A successful patch management process is a critical part of any network, no matter how many or how few systems you are maintaining. There are a few key things you should include to maximize the effectiveness of your patching process, and a few key things that can really cause you problems. Here are the top three in each category.
The top three Patch Management Do’s
1) Do deploy a system that can patch more than just the operating system
Consider all the third party apps and plugins, like PDF readers, media players and codecs, browser plugins, and more that are on all of your systems. Adobe, Apple, and others release patches several times a year, and many times these are in response to exploits already in the wild. Manually updating Flash on every workstation you have could cost more than the price of a patch management system, and you will need to update Flash more than once a year.
2) Do test patches before deploying them
While every vendor does everything they can to test patches before releasing them to customers, it is impossible to test every single possible combination of software, configuration, and option that could be in the wild. Too many times has a patch been deployed, only to break a mission critical function. Have a set of test servers and workstations, and make sure you QA any patches before you deploy them. VMs that you can snapshot and revert are great for this.
3) Do establish regular maintenance windows for patching
I once worked for an organization that needed the CIOs of seven different divisions to all agree on a maintenance window. If any one of the seven had something else to do on a planned maintenance weekend, the maintenance got postponed. It took a year before we could implement the upgrade that took less than an hour, because they would never approve a 2AM Sunday morning window because something else might be going on. The point is, patching must take priority, and having a regularly scheduled window that supersedes other concerns helps make sure you can get systems patched.
The top three Patch Management Don’ts
1) Don’t assume you will hear about issues before they are a problem
Subscribe your IT distribution list to the security advisories for every vendor you use. Add their RSS feeds to your reader. Follow security related accounts on Twitter. When a zero day exploit hits, you want to know about it ASAP.
2) Don’t assume your systems are patched
Whichever system you use, make sure you check the reports and verify that the patches you pushed were successfully deployed to all systems. Running security scans after that is another great way to confirm that all your systems were successfully updated. And don’t forget about those users who work remotely. They need to be patched too, and might not connect to your internal network often.

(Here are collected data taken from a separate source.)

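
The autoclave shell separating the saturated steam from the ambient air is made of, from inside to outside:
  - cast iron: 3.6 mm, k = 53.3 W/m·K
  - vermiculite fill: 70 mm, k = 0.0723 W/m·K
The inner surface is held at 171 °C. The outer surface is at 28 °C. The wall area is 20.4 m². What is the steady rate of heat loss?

Series thermal resistances:
R_cast iron = L/(kA) = 0.0036/(53.3×20.4) = 3.311×10^-6 K/W
R_vermiculite fill = L/(kA) = 0.07/(0.0723×20.4) = 0.04746 K/W
R_total = 0.04746 K/W
Q = ΔT / R_total = 143 / 0.04746

Q ≈ 3010 W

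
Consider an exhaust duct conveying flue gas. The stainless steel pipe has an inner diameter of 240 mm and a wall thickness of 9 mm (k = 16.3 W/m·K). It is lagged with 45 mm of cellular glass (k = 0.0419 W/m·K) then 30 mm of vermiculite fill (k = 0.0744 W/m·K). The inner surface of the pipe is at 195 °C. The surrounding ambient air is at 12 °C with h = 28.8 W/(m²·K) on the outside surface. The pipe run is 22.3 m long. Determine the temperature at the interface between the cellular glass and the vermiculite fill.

T ≈ 56.7 °C

Cylindrical conduction, so R = ln(r₂/r₁)/(2πkL) per layer, in series:
R_stainless steel pipe wall = ln(129/120)/(2π×16.3×22.3) = 3.167×10^-5 K/W
R_cellular glass = ln(174/129)/(2π×0.0419×22.3) = 0.05097 K/W
R_vermiculite fill = ln(204/174)/(2π×0.0744×22.3) = 0.01526 K/W
R_outer film = 1/(h_o·2πr_oL) = 1/(28.8×2π×0.204×22.3) = 0.001215 K/W
R_total = 0.06748 K/W
Q = ΔT/R_total = 183/0.06748
Q = 2710 W
T_interface = T_inner − Q·ΣR(inner→interface) = 195 − 2710×0.051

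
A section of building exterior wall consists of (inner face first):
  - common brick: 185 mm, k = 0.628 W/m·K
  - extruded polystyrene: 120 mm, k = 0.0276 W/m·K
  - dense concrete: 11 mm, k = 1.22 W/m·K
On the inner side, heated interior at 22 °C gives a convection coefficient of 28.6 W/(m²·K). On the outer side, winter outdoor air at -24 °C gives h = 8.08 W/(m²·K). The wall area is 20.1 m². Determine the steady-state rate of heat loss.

Thermal resistances in series:
R_inner film = 1/(h_i·A) = 1/(28.6×20.1) = 0.00174 K/W
R_common brick = L/(kA) = 0.185/(0.628×20.1) = 0.01466 K/W
R_extruded polystyrene = L/(kA) = 0.12/(0.0276×20.1) = 0.2163 K/W
R_dense concrete = L/(kA) = 0.011/(1.22×20.1) = 4.486×10^-4 K/W
R_outer film = 1/(h_o·A) = 1/(8.08×20.1) = 0.006157 K/W
R_total = 0.2393 K/W
Q = ΔT / R_total = 46 / 0.2393

Q ≈ 192 W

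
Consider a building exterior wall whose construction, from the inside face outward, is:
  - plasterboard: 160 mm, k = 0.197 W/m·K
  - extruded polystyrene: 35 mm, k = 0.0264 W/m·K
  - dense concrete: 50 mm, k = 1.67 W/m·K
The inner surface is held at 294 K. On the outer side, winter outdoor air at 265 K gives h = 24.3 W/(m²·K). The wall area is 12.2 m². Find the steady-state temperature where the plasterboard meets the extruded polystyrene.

Treating each layer as a thermal resistance in series:
R_plasterboard = L/(kA) = 0.16/(0.197×12.2) = 0.06657 K/W
R_extruded polystyrene = L/(kA) = 0.035/(0.0264×12.2) = 0.1087 K/W
R_dense concrete = L/(kA) = 0.05/(1.67×12.2) = 0.002454 K/W
R_outer film = 1/(h_o·A) = 1/(24.3×12.2) = 0.003373 K/W
R_total = 0.1811 K/W;  Q = ΔT/R_total = 29/0.1811 = 160.2 W
T_interface = T_inner − Q·ΣR(inner→interface) = 294 − 160×0.06657

T ≈ 283 K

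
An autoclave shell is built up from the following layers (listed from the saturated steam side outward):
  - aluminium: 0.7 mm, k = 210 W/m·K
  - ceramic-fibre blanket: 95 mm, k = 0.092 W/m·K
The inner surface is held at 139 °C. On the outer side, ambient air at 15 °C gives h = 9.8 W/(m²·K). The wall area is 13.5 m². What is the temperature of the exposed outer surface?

Using the resistance-network approach (series):
R_aluminium = L/(kA) = 0.0007/(210×13.5) = 2.469×10^-7 K/W
R_ceramic-fibre blanket = L/(kA) = 0.095/(0.092×13.5) = 0.07649 K/W
R_outer film = 1/(h_o·A) = 1/(9.8×13.5) = 0.007559 K/W
R_total = 0.08405 K/W;  Q = ΔT/R_total = 124/0.08405 = 1475 W
T_interface = T_inner − Q·ΣR(inner→interface) = 139 − 1480×0.07649

T ≈ 26.2 °C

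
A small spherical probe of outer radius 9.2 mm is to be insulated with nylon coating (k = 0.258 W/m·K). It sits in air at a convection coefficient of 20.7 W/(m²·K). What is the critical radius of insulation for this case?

r_cr ≈ 24.9 mm

For a sphere r_cr = 2k/h = 2×0.258/20.7
r_cr = 24.9 mm; since the bare radius (9.2 mm) is below r_cr, adding a thin layer of insulation will *increase* heat loss.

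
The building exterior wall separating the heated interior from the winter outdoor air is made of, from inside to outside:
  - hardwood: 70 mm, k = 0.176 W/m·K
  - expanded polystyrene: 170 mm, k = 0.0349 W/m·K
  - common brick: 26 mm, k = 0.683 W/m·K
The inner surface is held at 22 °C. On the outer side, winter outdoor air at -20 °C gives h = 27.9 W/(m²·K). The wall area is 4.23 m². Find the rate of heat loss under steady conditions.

Treating each layer as a thermal resistance in series:
R_hardwood = L/(kA) = 0.07/(0.176×4.23) = 0.09403 K/W
R_expanded polystyrene = L/(kA) = 0.17/(0.0349×4.23) = 1.152 K/W
R_common brick = L/(kA) = 0.026/(0.683×4.23) = 0.008999 K/W
R_outer film = 1/(h_o·A) = 1/(27.9×4.23) = 0.008473 K/W
R_total = 1.263 K/W
Q = ΔT / R_total = 42 / 1.263

Q ≈ 33.3 W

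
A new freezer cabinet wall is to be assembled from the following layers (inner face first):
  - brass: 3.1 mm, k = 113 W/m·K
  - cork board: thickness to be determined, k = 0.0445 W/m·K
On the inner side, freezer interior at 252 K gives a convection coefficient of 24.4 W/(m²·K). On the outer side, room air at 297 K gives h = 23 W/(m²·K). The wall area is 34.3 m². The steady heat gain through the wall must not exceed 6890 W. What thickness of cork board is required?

L ≈ 6.21 mm

Series thermal resistances:
R_inner film = 1/(h_i·A) = 1/(24.4×34.3) = 0.001195 K/W
R_brass = L/(kA) = 0.0031/(113×34.3) = 7.998×10^-7 K/W
R_outer film = 1/(h_o·A) = 1/(23×34.3) = 0.001268 K/W
Sum of the known resistances R_other = 0.002463 K/W
Required total resistance R_tot = ΔT/Q_allow = 45/6890 = 0.006531 K/W
R_cork board = R_tot − R_other = 0.004068 K/W
L = R·k·A = 0.004068×0.0445×34.3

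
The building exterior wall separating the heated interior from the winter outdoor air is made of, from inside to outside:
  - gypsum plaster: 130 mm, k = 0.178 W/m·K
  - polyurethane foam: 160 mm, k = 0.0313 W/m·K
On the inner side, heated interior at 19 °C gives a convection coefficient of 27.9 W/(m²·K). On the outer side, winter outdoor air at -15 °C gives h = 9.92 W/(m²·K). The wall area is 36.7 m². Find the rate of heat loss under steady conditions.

Model the wall as resistances in series:
R_inner film = 1/(h_i·A) = 1/(27.9×36.7) = 9.766×10^-4 K/W
R_gypsum plaster = L/(kA) = 0.13/(0.178×36.7) = 0.0199 K/W
R_polyurethane foam = L/(kA) = 0.16/(0.0313×36.7) = 0.1393 K/W
R_outer film = 1/(h_o·A) = 1/(9.92×36.7) = 0.002747 K/W
R_total = 0.1629 K/W
Q = ΔT / R_total = 34 / 0.1629

Q ≈ 209 W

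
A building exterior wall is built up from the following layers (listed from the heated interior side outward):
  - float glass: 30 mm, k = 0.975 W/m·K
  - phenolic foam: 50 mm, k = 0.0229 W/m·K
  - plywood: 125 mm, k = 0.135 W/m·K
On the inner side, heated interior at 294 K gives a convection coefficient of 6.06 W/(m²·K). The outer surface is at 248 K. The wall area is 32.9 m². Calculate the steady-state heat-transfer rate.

Series thermal resistances:
R_inner film = 1/(h_i·A) = 1/(6.06×32.9) = 0.005016 K/W
R_float glass = L/(kA) = 0.03/(0.975×32.9) = 9.352×10^-4 K/W
R_phenolic foam = L/(kA) = 0.05/(0.0229×32.9) = 0.06636 K/W
R_plywood = L/(kA) = 0.125/(0.135×32.9) = 0.02814 K/W
R_total = 0.1005 K/W
Q = ΔT / R_total = 46 / 0.1005

Q ≈ 458 W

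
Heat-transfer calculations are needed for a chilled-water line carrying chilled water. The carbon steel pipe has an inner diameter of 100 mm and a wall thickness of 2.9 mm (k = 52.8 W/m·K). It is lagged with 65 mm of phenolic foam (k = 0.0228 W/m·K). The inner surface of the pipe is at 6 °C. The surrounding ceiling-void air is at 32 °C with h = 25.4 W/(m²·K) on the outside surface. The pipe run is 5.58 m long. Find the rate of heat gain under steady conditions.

Radial resistances (cylindrical: R_cond = ln(r_o/r_i)/(2πkL), R_conv = 1/(h·2πrL)):
R_carbon steel pipe wall = ln(52.9/50)/(2π×52.8×5.58) = 3.046×10^-5 K/W
R_phenolic foam = ln(117.9/52.9)/(2π×0.0228×5.58) = 1.003 K/W
R_outer film = 1/(h_o·2πr_oL) = 1/(25.4×2π×0.1179×5.58) = 0.009524 K/W
R_total = 1.012 K/W
Q = ΔT/R_total = 26/1.012

Q ≈ 25.7 W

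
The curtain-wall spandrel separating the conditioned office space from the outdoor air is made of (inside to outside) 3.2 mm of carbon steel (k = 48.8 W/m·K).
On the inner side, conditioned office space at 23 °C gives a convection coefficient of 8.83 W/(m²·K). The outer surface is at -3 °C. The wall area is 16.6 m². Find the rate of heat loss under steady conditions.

Q ≈ 3810 W

Using the resistance-network approach (series):
R_inner film = 1/(h_i·A) = 1/(8.83×16.6) = 0.006822 K/W
R_carbon steel = L/(kA) = 0.0032/(48.8×16.6) = 3.95×10^-6 K/W
R_total = 0.006826 K/W
Q = ΔT / R_total = 26 / 0.006826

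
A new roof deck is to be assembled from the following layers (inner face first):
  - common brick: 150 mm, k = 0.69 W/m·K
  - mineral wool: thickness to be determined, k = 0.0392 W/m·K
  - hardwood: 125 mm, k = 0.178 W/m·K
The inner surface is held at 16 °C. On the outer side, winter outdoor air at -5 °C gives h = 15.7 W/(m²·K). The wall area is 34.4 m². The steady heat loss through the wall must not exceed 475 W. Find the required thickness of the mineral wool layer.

Treating each layer as a thermal resistance in series:
R_common brick = L/(kA) = 0.15/(0.69×34.4) = 0.00632 K/W
R_hardwood = L/(kA) = 0.125/(0.178×34.4) = 0.02041 K/W
R_outer film = 1/(h_o·A) = 1/(15.7×34.4) = 0.001852 K/W
Sum of the known resistances R_other = 0.02859 K/W
Required total resistance R_tot = ΔT/Q_allow = 21/475 = 0.04421 K/W
R_mineral wool = R_tot − R_other = 0.01563 K/W
L = R·k·A = 0.01563×0.0392×34.4

L ≈ 21.1 mm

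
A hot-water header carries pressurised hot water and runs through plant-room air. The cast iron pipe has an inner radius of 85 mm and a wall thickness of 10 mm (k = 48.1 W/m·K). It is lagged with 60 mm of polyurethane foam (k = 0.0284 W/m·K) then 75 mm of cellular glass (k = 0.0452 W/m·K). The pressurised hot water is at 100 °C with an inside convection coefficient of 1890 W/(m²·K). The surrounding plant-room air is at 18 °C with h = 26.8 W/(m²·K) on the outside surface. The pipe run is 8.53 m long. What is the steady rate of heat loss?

Per-layer cylindrical resistances, series-summed:
R_inner film = 1/(h_i·2πr₁L) = 1/(1890×2π×0.085×8.53) = 1.161×10^-4 K/W
R_cast iron pipe wall = ln(95/85)/(2π×48.1×8.53) = 4.315×10^-5 K/W
R_polyurethane foam = ln(155/95)/(2π×0.0284×8.53) = 0.3216 K/W
R_cellular glass = ln(230/155)/(2π×0.0452×8.53) = 0.1629 K/W
R_outer film = 1/(h_o·2πr_oL) = 1/(26.8×2π×0.23×8.53) = 0.003027 K/W
R_total = 0.4877 K/W
Q = ΔT/R_total = 82/0.4877

Q ≈ 168 W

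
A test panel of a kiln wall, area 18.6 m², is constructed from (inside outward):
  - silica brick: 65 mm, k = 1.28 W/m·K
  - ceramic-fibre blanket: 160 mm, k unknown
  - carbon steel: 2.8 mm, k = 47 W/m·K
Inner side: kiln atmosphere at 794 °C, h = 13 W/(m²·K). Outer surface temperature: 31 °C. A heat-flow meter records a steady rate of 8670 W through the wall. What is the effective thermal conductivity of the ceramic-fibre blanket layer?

k ≈ 0.106 W/(m·K)

Series thermal resistances:
R_inner film = 1/(h_i·A) = 1/(13×18.6) = 0.004136 K/W
R_silica brick = L/(kA) = 0.065/(1.28×18.6) = 0.00273 K/W
R_carbon steel = L/(kA) = 0.0028/(47×18.6) = 3.203×10^-6 K/W
Sum of known resistances R_other = 0.006869 K/W
Total R = ΔT/Q = 763/8670 = 0.088 K/W
R_ceramic-fibre blanket = R_total − R_other = 0.08114 K/W
k = L/(R·A) = 0.16/(0.08114×18.6)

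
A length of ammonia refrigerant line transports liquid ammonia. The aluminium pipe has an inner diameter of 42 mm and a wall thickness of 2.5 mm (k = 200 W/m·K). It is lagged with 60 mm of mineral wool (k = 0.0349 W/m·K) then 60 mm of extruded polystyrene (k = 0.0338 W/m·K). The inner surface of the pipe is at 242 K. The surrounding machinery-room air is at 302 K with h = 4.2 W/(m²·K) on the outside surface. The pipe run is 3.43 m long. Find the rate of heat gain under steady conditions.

Q ≈ 23.9 W

Per-layer cylindrical resistances, series-summed:
R_aluminium pipe wall = ln(23.5/21)/(2π×200×3.43) = 2.61×10^-5 K/W
R_mineral wool = ln(83.5/23.5)/(2π×0.0349×3.43) = 1.686 K/W
R_extruded polystyrene = ln(143.5/83.5)/(2π×0.0338×3.43) = 0.7434 K/W
R_outer film = 1/(h_o·2πr_oL) = 1/(4.2×2π×0.1435×3.43) = 0.07699 K/W
R_total = 2.506 K/W
Q = ΔT/R_total = 60/2.506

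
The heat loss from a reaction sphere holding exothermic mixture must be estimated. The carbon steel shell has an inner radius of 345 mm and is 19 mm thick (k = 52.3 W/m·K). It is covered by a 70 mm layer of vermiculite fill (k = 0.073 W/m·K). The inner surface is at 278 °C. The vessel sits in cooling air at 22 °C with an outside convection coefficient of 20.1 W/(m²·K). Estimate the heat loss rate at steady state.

Q ≈ 508 W

Radial (spherical) resistances in series:
R_carbon steel shell = (1/0.345 − 1/0.364)/(4π×52.3) = 2.302×10^-4 K/W
R_vermiculite fill = (1/0.364 − 1/0.434)/(4π×0.073) = 0.483 K/W
R_outer film = 1/(h·4πr_o²) = 1/(20.1×4π×0.434²) = 0.02102 K/W
R_total = 0.5043 K/W
Q = ΔT/R_total = 256/0.5043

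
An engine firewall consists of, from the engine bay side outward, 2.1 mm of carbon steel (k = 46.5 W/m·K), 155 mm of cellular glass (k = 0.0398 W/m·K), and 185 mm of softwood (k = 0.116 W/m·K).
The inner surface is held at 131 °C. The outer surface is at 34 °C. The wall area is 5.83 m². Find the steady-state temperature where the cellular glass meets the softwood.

T ≈ 62.2 °C

Treating each layer as a thermal resistance in series:
R_carbon steel = L/(kA) = 0.0021/(46.5×5.83) = 7.746×10^-6 K/W
R_cellular glass = L/(kA) = 0.155/(0.0398×5.83) = 0.668 K/W
R_softwood = L/(kA) = 0.185/(0.116×5.83) = 0.2736 K/W
R_total = 0.9416 K/W;  Q = ΔT/R_total = 97/0.9416 = 103 W
T_interface = T_inner − Q·ΣR(inner→interface) = 131 − 103×0.668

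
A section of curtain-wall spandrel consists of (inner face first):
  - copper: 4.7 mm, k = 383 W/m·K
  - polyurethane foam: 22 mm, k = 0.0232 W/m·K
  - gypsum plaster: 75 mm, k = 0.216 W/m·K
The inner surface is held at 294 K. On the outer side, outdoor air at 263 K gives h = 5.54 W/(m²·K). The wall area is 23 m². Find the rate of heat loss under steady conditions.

Q ≈ 483 W

Using the resistance-network approach (series):
R_copper = L/(kA) = 0.0047/(383×23) = 5.335×10^-7 K/W
R_polyurethane foam = L/(kA) = 0.022/(0.0232×23) = 0.04123 K/W
R_gypsum plaster = L/(kA) = 0.075/(0.216×23) = 0.0151 K/W
R_outer film = 1/(h_o·A) = 1/(5.54×23) = 0.007848 K/W
R_total = 0.06417 K/W
Q = ΔT / R_total = 31 / 0.06417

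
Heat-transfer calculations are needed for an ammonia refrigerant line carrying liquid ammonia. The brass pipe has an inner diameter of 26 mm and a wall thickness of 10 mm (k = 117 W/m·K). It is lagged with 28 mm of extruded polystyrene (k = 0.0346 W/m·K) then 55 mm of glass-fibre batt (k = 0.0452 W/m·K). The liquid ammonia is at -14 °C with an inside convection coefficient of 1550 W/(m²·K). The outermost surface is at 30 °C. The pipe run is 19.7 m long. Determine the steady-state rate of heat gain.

Q ≈ 139 W

Per-layer cylindrical resistances, series-summed:
R_inner film = 1/(h_i·2πr₁L) = 1/(1550×2π×0.013×19.7) = 4.009×10^-4 K/W
R_brass pipe wall = ln(23/13)/(2π×117×19.7) = 3.94×10^-5 K/W
R_extruded polystyrene = ln(51/23)/(2π×0.0346×19.7) = 0.1859 K/W
R_glass-fibre batt = ln(106/51)/(2π×0.0452×19.7) = 0.1308 K/W
R_total = 0.3171 K/W
Q = ΔT/R_total = 44/0.3171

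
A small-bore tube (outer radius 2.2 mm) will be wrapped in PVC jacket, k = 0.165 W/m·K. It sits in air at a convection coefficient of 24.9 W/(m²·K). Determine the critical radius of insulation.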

3) Don’t use a solution that only patches the operating system
Setting every system to update automatically is better than nothing. Using WSUS helps you centralize your patching, and creates some great reports. And while the price is hard to beat, you get what you pay for. Patching only the operating system and Office products leaves many third party apps unpatched, and that may lead to a system to be exploited. This may sound a lot like the first DO, but it is that important, and worth repeating.
If you follow the first three points, and mind the last three, you are well on your way to deploying a successful patch management strategy that will help secure your systems, and your job.